I shouldn’t watch their exchange, but it’s captivating. Their fingers intertwine—the differi
ng fawn and umber hues laced together so cutely. Everything Cass says to her, Charlotte seems to have a response ready in her facial expression.
After a few minutes, Cass hops up onto her top bunk and climbs under her covers. Charlotte blows me a kiss, like we’re cutesy friends who’ve never been cross with each other.
Gray dips his head in my direction, “Goodnight, Miss Valentine.”
“Arly,” I correct him again.
“Goodnight, Miss Arly.”
Jeez, this is going to be weird. Dad never let shifters into the house. They worked in the pool house or on the grounds. Being this near to one makes my insides all jittery. I’m standing strangely. I can feel it.
“You don’t have to be formal,” I protest. “I’m not your boss. Please just call me Arly. Make me feel normal.”
Gray smirks, and it’s the last thing I see before the lights go out, plunging me into darkness.
Though I knew it was coming, thanks to the loudspeaker’s warning, I was expecting a sliver of light to come in under the doorway. Something other than total, gnawing darkness.

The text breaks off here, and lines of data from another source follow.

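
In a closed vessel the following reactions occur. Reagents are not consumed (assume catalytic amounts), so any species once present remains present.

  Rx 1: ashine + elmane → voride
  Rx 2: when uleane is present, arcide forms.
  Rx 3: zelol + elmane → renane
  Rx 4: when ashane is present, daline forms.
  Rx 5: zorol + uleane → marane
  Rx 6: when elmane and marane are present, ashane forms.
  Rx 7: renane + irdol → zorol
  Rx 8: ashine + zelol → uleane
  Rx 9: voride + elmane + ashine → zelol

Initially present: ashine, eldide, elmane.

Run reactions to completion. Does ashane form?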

My whine of distress is pathetic, but can’t be helped. It’s been a long day, and this tips it.
“What’s wrong?”
“Is there a nightlight or something?” I reach for my magic, but of course, I’m impotent to populate any sort of light from my fingertips. I don’t want to explain why this makes me panic like I’m being choked. Air is hard to come by now, and as my arms flounder out like I’m drowning in an ocean, I know it’s only going to get worse.
Cass chuckles, unaware of my spiking dread. “A nightlight? This is prison, babe. They don’t bother with comforts like nightlights in Prigham’s. There aren’t even any electrical outlets in the cells.”
My esophagus narrows, and I know it’s about to go from bad to worse. I don’t care about saving face in front of these three. I need out. I need out now.